[ANN] autosign extension

Lasse Kliemann lasse-list-mercurial-2009 at mail.plastictree.net
Fri May 15 17:41:20 CDT 2009


* Message by -Lasse Kliemann- from Thu 2009-05-14:

> > > X.509 should be supported, yes. We would have to adopt the above
> > > scheme of fingerprint-username pairs to it, if accepted. I could make
> > > a proposal for it then.
> > 
> > Please go ahead... I have no big need for this extension myself, I just
> > figured it would be cool to have :-) So I don't think I will be driving
> > the development very actively, at best I'll be stearing it.
> 
> I have a concrete idea how to include X509 with OpenSSL. I have 
> to check out some things on the OpenSSL mailing list first. I'll 
> present it here shortly.

Here is a short proposal.

We add three fields to the changeset:

- The signer's distinguished name (DN) in clear text. This DN 
  should contain at least a common name and an email address, but 
  it may of course also contain other information, such as the 
  country code, etc.
- A hash of that DN in the sense of 'openssl x509 -subject_hash 
  -in cert.pem', where 'cert.pem' is the signer's certificate.
- The actual signature made with 'openssl dgst ...'.

Users (i.e., signers) put their certificates in a directory of 
the repository. Files in this directory are named following the 
usual scheme: subject hash (obtained via 'openssl x509 
-subject_hash -in cert.pem'), then a dot, and then a serial 
number to compensate for ambiguities.

Verification. We extract the signer's DN hash from the changeset.  
It should match some filename in the certificate directory in the  
repository (plus a serial number). For each matching certificate, 
we check whether
- the public key in this certificate can verify the signature on 
  the changeset,
- the subject DN of the certificate matches the signer's DN in 
  the changeset,
- and the certificate is trusted, i.e. signed by a trusted 
  authority.

In addition, it is checked whether the common name plus the email 
address in the signer's DN is exactly the 'user' field in the 
changeset. If we rely on this combination to form a unique ID, 
then we can go with the scheme of first checking all signatures 
and then relying on 'user' fields (as displayed by 'hg log') to 
be trustworthy.

If all three conditions listed above are fulfilled for at least 
one certificate, and the signer's DN matches the 'user' field as 
described in the previous paragraph, then the check for the 
changeset at hand is considered successful.

Users can specify which authorities to trust via '-CApath'.
This is a local issue; each user has its own set of trusted 
authorities, and these are not part of the repository.

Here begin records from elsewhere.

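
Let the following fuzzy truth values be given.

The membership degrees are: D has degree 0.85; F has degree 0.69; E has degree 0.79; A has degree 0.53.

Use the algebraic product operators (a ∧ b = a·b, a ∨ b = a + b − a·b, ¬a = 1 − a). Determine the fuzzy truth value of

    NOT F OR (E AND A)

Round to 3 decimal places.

0.599

NOT F = 1 − 0.6900 = 0.3100
E AND A = a·b on (0.7900, 0.5300) = 0.4187
NOT F OR (E AND A) = a + b − a·b on (0.3100, 0.4187) = 0.5989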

I had sketched the basic idea of including the subject hash (i.e.  
a hash of the signer's DN) in the signed document on the OpenSSL 
mailing list. Since I had never seen or done something like this 
before, I wanted to make sure. There were only a few replies. The 
most interesting suggestion was to just use S/MIME.  However, it 
seems that S/MIME is unnecessarily restrictive: it appears to 
only allow verification against the *exact* certificate that made 
the signature; even a certificate corresponding to the same 
private key and with the same subject DN is not accepted. I do 
not see why we should not accept such a certificate - after all 
it establishes a connection between the signer's DN and the 
public key, and that's all we need.

Anyhow, let us first get the OpenPGP-based implementation 
complete and stable. I will code the missing parts soon. BTW, I 
finally found a way to get the per-uid trust in a parseable form.  
We can let users decide whether to use this, or whether to use a 
separate keyring which is then considered fully trusted.